By riding before sunrise, I caught a glimpse of two raccoons crossing the street 20-30 feet in front of me. The looked up at me, and I swear they did a double take. They probably expected me to be a car. Good thing for them that I wasn’t! I watched as they hustled (as fast as raccoon hustle…) off into the pasture by the side of the road.
I did stop at a bus stop at the south end of Longmont and contemplated jumping on a bus. The wind had started to pick up and I was just so unsure of how strong it was going to get, and how much longer it would take before the gale force winds returned. After about 30 seconds I jumped back on Scooter and started off again — knowing that there was at least one more bus stop that I would pass on my route to work. I was on pace to be at that bus stop a good 15-20 minutes before the next bus was scheduled to arrive there. Once I got to that bus stop, I debated with myself again on whether to continue on Scooter or jump on the bus. It was not a clear call. The wind was a bit stronger and still coming at me from the southwest (I was travelling south to southeast). The bus would not arrive for another 15 mnutes. Hell, I can cover a lot of ground in 15 minutes… so I took off again. Now I was committed to riding the rest of the way into work (another 1.5 hours of riding normally).
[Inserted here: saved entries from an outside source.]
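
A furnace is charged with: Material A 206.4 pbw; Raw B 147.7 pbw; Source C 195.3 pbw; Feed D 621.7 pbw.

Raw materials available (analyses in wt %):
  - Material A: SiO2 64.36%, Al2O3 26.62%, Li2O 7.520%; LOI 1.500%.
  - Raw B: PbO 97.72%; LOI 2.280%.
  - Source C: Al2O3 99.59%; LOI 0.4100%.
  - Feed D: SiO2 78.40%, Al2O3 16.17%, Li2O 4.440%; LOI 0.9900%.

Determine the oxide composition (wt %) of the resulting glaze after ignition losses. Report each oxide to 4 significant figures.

All internal work maintains exact precision end to end; values along the way are displayed rounded to four significant digits when written out. Exactly one rounding lands on every reported value. Derived quantities are carried from the weighed amounts for 1158 pbw of glass in full float precision (the totals, four oxide percentages, ignition loss, glass mass, yield), precisely as stated by either problem or answer.
Delivered oxide masses:
  SiO2: 206.4·0.6436 + 621.7·0.7840 = 620.3 pbw
  PbO: 147.7·0.9772 = 144.3 pbw
  Al2O3: 206.4·0.2662 + 195.3·0.9959 + 621.7·0.1617 = 350.0 pbw
  Li2O: 206.4·0.07520 + 621.7·0.04440 = 43.12 pbw
LOI: 206.4·0.01500 + 147.7·0.02280 + 195.3·0.004100 + 621.7·0.009900 = 13.42 pbw
Glass = total batch minus LOI = 1171 − 13.42 = 1158 pbw (equal to the oxide-mass sum)
each wt % is 100 × oxide ÷ glass

Glass mass = 1158 pbw (batch 1171 − LOI 13.42).
Composition: SiO2 53.58%, PbO 12.47%, Al2O3 30.23%, Li2O 3.725%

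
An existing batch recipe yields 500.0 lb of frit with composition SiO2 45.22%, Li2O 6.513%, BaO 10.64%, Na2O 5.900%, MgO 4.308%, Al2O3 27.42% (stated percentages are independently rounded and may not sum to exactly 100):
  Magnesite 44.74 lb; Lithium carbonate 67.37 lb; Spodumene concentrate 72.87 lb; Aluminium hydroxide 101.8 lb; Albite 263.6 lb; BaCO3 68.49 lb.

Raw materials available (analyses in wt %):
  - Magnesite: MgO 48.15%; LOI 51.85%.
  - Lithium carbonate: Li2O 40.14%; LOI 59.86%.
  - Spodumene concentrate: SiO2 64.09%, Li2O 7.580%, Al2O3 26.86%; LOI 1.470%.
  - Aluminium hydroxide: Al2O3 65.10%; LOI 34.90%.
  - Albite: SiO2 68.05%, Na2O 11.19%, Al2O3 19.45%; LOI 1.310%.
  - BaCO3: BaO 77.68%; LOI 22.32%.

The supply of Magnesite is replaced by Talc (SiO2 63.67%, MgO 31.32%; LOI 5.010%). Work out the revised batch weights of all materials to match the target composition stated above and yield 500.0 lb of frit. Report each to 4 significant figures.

Revised batch per 500.0 lb frit:
  Talc: 68.77 lb
  Lithium carbonate: 80.27 lb
  Spodumene concentrate: 4.545 lb
  Aluminium hydroxide: 130.0 lb
  Albite: 263.6 lb
  BaCO3: 68.49 lb
Total batch = 615.7 lb; LOI loss = 115.7 lb

Mid-chain values are printed with 4-significant-figure rounding in the working; all arithmetic keeps exact precision through the solve — each reported number sees exactly one rounding — the derived quantities are computed from the weighed amounts per 500.0 lb of glass at exact precision (ignition loss, the six compositions, the yield, totals, glass mass) as given in the question or the answer.
Target oxide masses per 500.0 lb frit:
  SiO2: 45.22% × 500.0 = 226.1 lb
  Li2O: 6.513% × 500.0 = 32.56 lb
  BaO: 10.64% × 500.0 = 53.20 lb
  Na2O: 5.900% × 500.0 = 29.50 lb
  MgO: 4.308% × 500.0 = 21.54 lb
  Al2O3: 27.42% × 500.0 = 137.1 lb
Balance tally, oxide-wise, from the weights as reported, at the basis given (each sum matches its target mass within answer rounding):
  SiO2: 68.77·0.6367 + 4.545·0.6409 + 263.6·0.6805 = 226.1 lb (target 226.1 lb)
  Li2O: 80.27·0.4014 + 4.545·0.07580 = 32.56 lb (target 32.56 lb)
  BaO: 68.49·0.7768 = 53.20 lb (target 53.20 lb)
  Na2O: 263.6·0.1119 = 29.50 lb (target 29.50 lb)
  MgO: 68.77·0.3132 = 21.54 lb (target 21.54 lb)
  Al2O3: 4.545·0.2686 + 130.0·0.6510 + 263.6·0.1945 = 137.1 lb (target 137.1 lb)
Mass balance on the glass: whole batch net of LOI = 500.0 lb (per-oxide target masses sum to 500.0 lb; versus the stated basis of 500.0 lb — differing by rounding only).
Batch grand total — Σ batch = 615.7 lb; the LOI term Σ batch·LOI equals 115.7 lb; yield, glass over the total, = 81.21%.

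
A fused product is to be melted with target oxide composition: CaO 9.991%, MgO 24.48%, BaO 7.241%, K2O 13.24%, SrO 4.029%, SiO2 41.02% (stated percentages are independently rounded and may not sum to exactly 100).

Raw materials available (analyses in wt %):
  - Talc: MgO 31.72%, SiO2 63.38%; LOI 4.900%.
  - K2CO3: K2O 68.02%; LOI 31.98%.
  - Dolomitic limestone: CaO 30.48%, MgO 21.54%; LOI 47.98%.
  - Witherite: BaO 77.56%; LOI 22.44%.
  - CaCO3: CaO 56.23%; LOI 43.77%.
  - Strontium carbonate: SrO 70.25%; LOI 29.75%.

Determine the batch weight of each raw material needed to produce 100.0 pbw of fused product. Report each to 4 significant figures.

Batch per 100.0 pbw fused product:
  Talc: 64.72 pbw
  K2CO3: 19.46 pbw
  Dolomitic limestone: 18.34 pbw
  Witherite: 9.336 pbw
  CaCO3: 7.826 pbw
  Strontium carbonate: 5.735 pbw
Total batch = 125.4 pbw; LOI loss = 25.42 pbw; yield = 79.73%

All internal work holds full precision all the way through. Intermediates are displayed rounded to four significant digits — each reported figure includes exactly one rounding. Derived quantities, including ignition loss, net glass mass, six oxide percentages, totals, yield, are carried from the batch weights for 100.0 pbw of glass in exact precision exactly as printed in either problem or answer.
Oxide mass targets, per 100.0 pbw fused product:
  CaO: 9.991% × 100.0 = 9.991 pbw
  MgO: 24.48% × 100.0 = 24.48 pbw
  BaO: 7.241% × 100.0 = 7.241 pbw
  K2O: 13.24% × 100.0 = 13.24 pbw
  SrO: 4.029% × 100.0 = 4.029 pbw
  SiO2: 41.02% × 100.0 = 41.02 pbw
Balance tally, oxide-wise, with the batch weights as given, per the basis as stated (target by target, the sums agree exact up to rounding of places):
  CaO: 18.34·0.3048 + 7.826·0.5623 = 9.991 pbw (target 9.991 pbw)
  MgO: 64.72·0.3172 + 18.34·0.2154 = 24.48 pbw (target 24.48 pbw)
  BaO: 9.336·0.7756 = 7.241 pbw (target 7.241 pbw)
  K2O: 19.46·0.6802 = 13.24 pbw (target 13.24 pbw)
  SrO: 5.735·0.7025 = 4.029 pbw (target 4.029 pbw)
  SiO2: 64.72·0.6338 = 41.02 pbw (target 41.02 pbw)
Glass-mass sanity pass: total charge less LOI = 100.0 pbw (the targets, summed, come to 100.0 pbw; versus the stated basis of 100.0 pbw — rounding explains the deltas).
Batch grand total — Σ batch = 125.4 pbw; the LOI term Σ batch·LOI equals 25.42 pbw; yield = glass ÷ total batch = 79.73%.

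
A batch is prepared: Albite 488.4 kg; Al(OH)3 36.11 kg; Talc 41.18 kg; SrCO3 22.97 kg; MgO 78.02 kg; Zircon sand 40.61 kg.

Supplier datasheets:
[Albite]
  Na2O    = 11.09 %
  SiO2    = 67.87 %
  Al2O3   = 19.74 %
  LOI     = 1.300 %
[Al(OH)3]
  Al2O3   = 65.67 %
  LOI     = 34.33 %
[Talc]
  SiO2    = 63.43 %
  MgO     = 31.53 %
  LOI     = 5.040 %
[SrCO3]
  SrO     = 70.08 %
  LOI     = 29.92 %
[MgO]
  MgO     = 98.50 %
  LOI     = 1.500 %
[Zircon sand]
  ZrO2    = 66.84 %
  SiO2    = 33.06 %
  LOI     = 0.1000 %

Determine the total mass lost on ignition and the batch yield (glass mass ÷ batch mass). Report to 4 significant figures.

Values along the way appear, with 4-significant-figure rounding, alongside each step — full float precision is held in all steps. Each reported figure carries a single rounding. The derived quantities, which include totals, LOI, the six compositions, the yield, net glass mass, are re-derived at exact precision, as set out in the problem or answer text, starting from the weights on 678.4 kg of glass.
Ignition loss by material:
  Albite: 488.4 × 0.01300 = 6.349 kg
  Al(OH)3: 36.11 × 0.3433 = 12.40 kg
  Talc: 41.18 × 0.05040 = 2.075 kg
  SrCO3: 22.97 × 0.2992 = 6.873 kg
  MgO: 78.02 × 0.01500 = 1.170 kg
  Zircon sand: 40.61 × 0.001000 = 0.04061 kg
Total LOI = 28.90 kg
Glass = batch − LOI = 707.3 − 28.90 = 678.4 kg

LOI loss = 28.90 kg; glass = 678.4 kg; yield = 95.91%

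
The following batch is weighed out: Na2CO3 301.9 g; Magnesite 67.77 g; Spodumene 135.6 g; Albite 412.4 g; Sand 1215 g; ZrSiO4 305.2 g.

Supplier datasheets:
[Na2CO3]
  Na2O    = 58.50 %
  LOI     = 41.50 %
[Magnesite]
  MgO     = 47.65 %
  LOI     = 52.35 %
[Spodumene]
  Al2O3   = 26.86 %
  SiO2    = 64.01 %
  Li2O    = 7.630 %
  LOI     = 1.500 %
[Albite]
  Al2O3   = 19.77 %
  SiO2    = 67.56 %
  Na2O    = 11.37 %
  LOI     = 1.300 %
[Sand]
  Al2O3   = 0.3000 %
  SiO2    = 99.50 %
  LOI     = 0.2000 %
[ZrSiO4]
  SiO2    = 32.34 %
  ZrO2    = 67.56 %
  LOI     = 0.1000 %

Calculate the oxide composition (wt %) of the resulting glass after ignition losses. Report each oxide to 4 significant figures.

Glass mass = 2267 g (batch 2438 − LOI 170.9).
Composition: Al2O3 5.364%, SiO2 73.80%, Na2O 9.859%, MgO 1.424%, ZrO2 9.096%, Li2O 0.4564%

All arithmetic maintains full float precision in all steps; intermediates are printed, rounded to 4 significant figures, in the working; every reported result is rounded only once; derived quantities are computed in full precision (yield, ignition loss, the six compositions, glass mass, the totals) starting from the weights at 2267 g of glass, as they appear in the question or the answer.
Mass of each oxide from the mix:
  Al2O3: 135.6·0.2686 + 412.4·0.1977 + 1215·0.003000 = 121.6 g
  SiO2: 135.6·0.6401 + 412.4·0.6756 + 1215·0.9950 + 305.2·0.3234 = 1673 g
  Na2O: 301.9·0.5850 + 412.4·0.1137 = 223.5 g
  MgO: 67.77·0.4765 = 32.29 g
  ZrO2: 305.2·0.6756 = 206.2 g
  Li2O: 135.6·0.07630 = 10.35 g
LOI: 301.9·0.4150 + 67.77·0.5235 + 135.6·0.01500 + 412.4·0.01300 + 1215·0.002000 + 305.2·0.001000 = 170.9 g
Glass mass = batch − LOI = 2438 − 170.9 = 2267 g (matching Σ of the oxides)
percent by weight: oxide/glass ×100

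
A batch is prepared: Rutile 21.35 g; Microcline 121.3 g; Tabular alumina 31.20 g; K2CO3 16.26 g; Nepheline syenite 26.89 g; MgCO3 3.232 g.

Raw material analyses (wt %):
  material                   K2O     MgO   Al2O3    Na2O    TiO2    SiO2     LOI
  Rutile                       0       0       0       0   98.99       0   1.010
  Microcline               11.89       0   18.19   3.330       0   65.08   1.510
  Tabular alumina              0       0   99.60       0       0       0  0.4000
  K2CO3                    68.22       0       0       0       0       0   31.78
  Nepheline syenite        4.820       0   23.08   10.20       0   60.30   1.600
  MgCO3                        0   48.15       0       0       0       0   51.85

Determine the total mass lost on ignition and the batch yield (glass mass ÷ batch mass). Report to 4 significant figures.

In-progress results are shown, rounded to four significant digits, on the page — each numeric step keeps full precision at every stage — each reported result includes exactly one rounding — derived quantities are recomputed at full precision (the yield, six oxide percentages, the totals, net glass mass, LOI) using the weight values per 210.8 g of glass exactly as printed in the problem or answer text.
LOI of each material in turn:
  Rutile: 21.35 × 0.01010 = 0.2156 g
  Microcline: 121.3 × 0.01510 = 1.832 g
  Tabular alumina: 31.20 × 0.004000 = 0.1248 g
  K2CO3: 16.26 × 0.3178 = 5.167 g
  Nepheline syenite: 26.89 × 0.01600 = 0.4302 g
  MgCO3: 3.232 × 0.5185 = 1.676 g
Total LOI = 9.446 g
Glass = batch − LOI = 220.2 − 9.446 = 210.8 g

LOI loss = 9.446 g; glass = 210.8 g; yield = 95.71%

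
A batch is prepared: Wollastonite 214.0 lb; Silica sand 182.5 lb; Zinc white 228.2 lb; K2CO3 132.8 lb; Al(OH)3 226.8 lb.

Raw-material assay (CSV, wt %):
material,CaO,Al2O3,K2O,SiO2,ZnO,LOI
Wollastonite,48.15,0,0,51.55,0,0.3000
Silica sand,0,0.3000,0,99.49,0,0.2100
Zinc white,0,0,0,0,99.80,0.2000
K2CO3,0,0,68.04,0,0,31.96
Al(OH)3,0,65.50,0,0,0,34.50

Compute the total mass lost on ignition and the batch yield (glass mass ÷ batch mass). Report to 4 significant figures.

Mid-chain values appear (rounded to four significant figures) when written out. Every computation holds full precision through the solve. Every reported number takes a single rounding; derived quantities, including LOI, totals, glass mass, five oxide percentages, the yield, are computed from the weighed amounts for 862.1 lb of glass in full precision precisely as stated by problem or answer.
Ignition loss by material:
  Wollastonite: 214.0 × 0.003000 = 0.6420 lb
  Silica sand: 182.5 × 0.002100 = 0.3832 lb
  Zinc white: 228.2 × 0.002000 = 0.4564 lb
  K2CO3: 132.8 × 0.3196 = 42.44 lb
  Al(OH)3: 226.8 × 0.3450 = 78.25 lb
Total LOI = 122.2 lb
Glass = batch − LOI = 984.3 − 122.2 = 862.1 lb

LOI loss = 122.2 lb; glass = 862.1 lb; yield = 87.59%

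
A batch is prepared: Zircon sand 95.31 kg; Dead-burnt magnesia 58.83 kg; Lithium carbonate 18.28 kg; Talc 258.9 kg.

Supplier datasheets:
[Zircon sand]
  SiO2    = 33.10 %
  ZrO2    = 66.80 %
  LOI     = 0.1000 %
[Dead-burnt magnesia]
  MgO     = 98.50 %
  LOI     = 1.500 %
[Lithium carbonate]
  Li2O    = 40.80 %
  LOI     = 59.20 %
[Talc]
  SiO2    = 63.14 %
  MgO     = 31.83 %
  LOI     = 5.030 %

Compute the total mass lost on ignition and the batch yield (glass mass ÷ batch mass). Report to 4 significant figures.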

Still in the dark, still riding into a light wind. Scooter and I just settled into a nice pace and counted off the miles. We turned off of CO-287 onto CO-52. We took that east to County Line Rd where we once again headed south. I have avoided this road because it has a very narrow shoulder but today I decided to give it a whirl. Turned out to be fine. As early as we were, the traffic was light and there was very little sand/debris to worry about. But, as we went through the small town of Erie the wind started to pick up. I was still a good 8-10 miles from work. I figured I had probably run out of luck. I started to ride with a little more energy and sense of urgency. As we rode south, the wind was much more of a factor. And, so was the temperature. It must’ve dropped about 15 degrees and now I was wishing I had dressed more warmly. As soon as we turned west I got some relief and even a gentle push from the westerly component of the wind. The sun was also starting to paint the esatern sky orange and pink. Just beautiful.
I stopped and took a few photos of the foothills before making the final push into work. I got there none too soon. In the 20 minutes it took me to shower and change into my work clothes, the winds really kicked up. The wind howled all day too. By evening, wind gusts in the 50-60 mph range were playing havic in Boulder — where we went to watch the University of Colorado men’s basketball team beat Kent State in the NIT quarter finals.
This shot of the foothills is taken from the highest point on my commute — right before I drop into Broomfield.
The stop sign photo was taken about 20 minutes from work — after riding in the dark for about 2 hours!
The moon was a great companion on this ride. Without it things would have been even darker. UGH!